Merkez Bankası rezervleri tüm zamanların en yüksek seviyesine erişti. Gel gör ki hala dolar kurunda pozitif hareket sürüyor. Kur Korumalı Mevduat (KKM)'yi azaltacak çok sayıda düzenleme yapılmasıyla, belli bir ölçüde erime sağlansa da ne olursa olsun dolarda kalmayı tercih eden kesimi ikna etmek kolay olmayabilir. Sadeleşme sürecine ilişkin ilk adım, 25 Haziran'da menkul kıymet tesis oranının yüzde 10'dan yüzde 5'e düşürülmesiyle başladı. Piyasadaki likiditeyi kontrol etmek adına Türk lirası depo ihaleleriyle sürüyor.
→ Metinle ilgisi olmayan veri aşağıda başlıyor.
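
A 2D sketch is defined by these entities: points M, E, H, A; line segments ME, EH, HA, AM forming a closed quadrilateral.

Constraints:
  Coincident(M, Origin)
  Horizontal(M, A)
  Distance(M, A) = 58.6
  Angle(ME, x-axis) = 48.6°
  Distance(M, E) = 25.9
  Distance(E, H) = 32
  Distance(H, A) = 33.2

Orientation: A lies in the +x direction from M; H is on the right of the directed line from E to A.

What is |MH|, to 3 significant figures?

29.4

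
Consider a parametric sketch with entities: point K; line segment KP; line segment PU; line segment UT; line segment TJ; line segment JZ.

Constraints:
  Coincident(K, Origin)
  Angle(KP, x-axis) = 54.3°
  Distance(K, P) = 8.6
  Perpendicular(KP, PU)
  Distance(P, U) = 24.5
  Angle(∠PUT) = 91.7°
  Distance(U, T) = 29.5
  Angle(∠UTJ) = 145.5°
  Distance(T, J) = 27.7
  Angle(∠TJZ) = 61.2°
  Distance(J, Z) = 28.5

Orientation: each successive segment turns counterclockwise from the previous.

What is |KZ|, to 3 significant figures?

19.4

K is at the origin; KP runs at 54.3° with length 8.6, so P = (5.02, 6.98). The perpendicularity gives PU at right angles to KP, so PU runs at 144°; with |PU| = 24.5, U = (-14.9, 21.3). ∠PUT = 91.7° gives UT at -127° from the x-axis; with |UT| = 29.5, T = (-32.8, -2.15). ∠UTJ = 145.5° gives TJ at -92.9° from the x-axis; with |TJ| = 27.7, J = (-34.2, -29.8). ∠TJZ = 61.2° gives JZ at 25.9° from the x-axis; with |JZ| = 28.5, Z = (-8.56, -17.4). Then |KZ| = |Z − K| = 19.4.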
Mevcutta yüksek cari açık varken, dolar kurunda bir düşüş ise beklenmiyor.
Yine de 2024 yılında FED’in faiz indirimi yapacağı beklentisi ise Dolar endeksi Temmuz ayından bu yana en düşük seviyesinde. Dolar Endeksindeki bu ivme hız kesmeden devam ederse, yüksek cari açığa rağmen yükseliş hareketi hız kesebilir.
Hisse senedi piyasasında is seçim öncesi yaşanan durgunlukla seçim sonrası oluşan ralli yıl sonu beklentilerini BİST100 Endeksinde 9.000-9.500 seviyesine kadar yükseltmişti. Türkiye’nin 5 yıllık risk primi CDS’in Merkez Bankasının faiz politikalarıyla son 3 yılın en düşük seviyesine gerilemesi ayrıca bu beklentileri destekledi. Fakat yüksek faiz getirilerinin cazip olması Borsaya yeni para girişini baskıladı ve yılı hisse senedi piyasası yıl içinde gördüğü zirvelerin yüzde 15 altında kapatmaya hazırlanıyor.
Bilançosu iyi, temel ve teknik açıdan güçlü hisselerde dahi yüzde 50 ‘ye yakın düşüşlerin olduğunu söylemek mümkün. Yine nakiti olan ve orta-uzun vade hedefleyen yatırımcılar için hisse senedi piyasasında da fırsatlar kapıda diyebiliriz.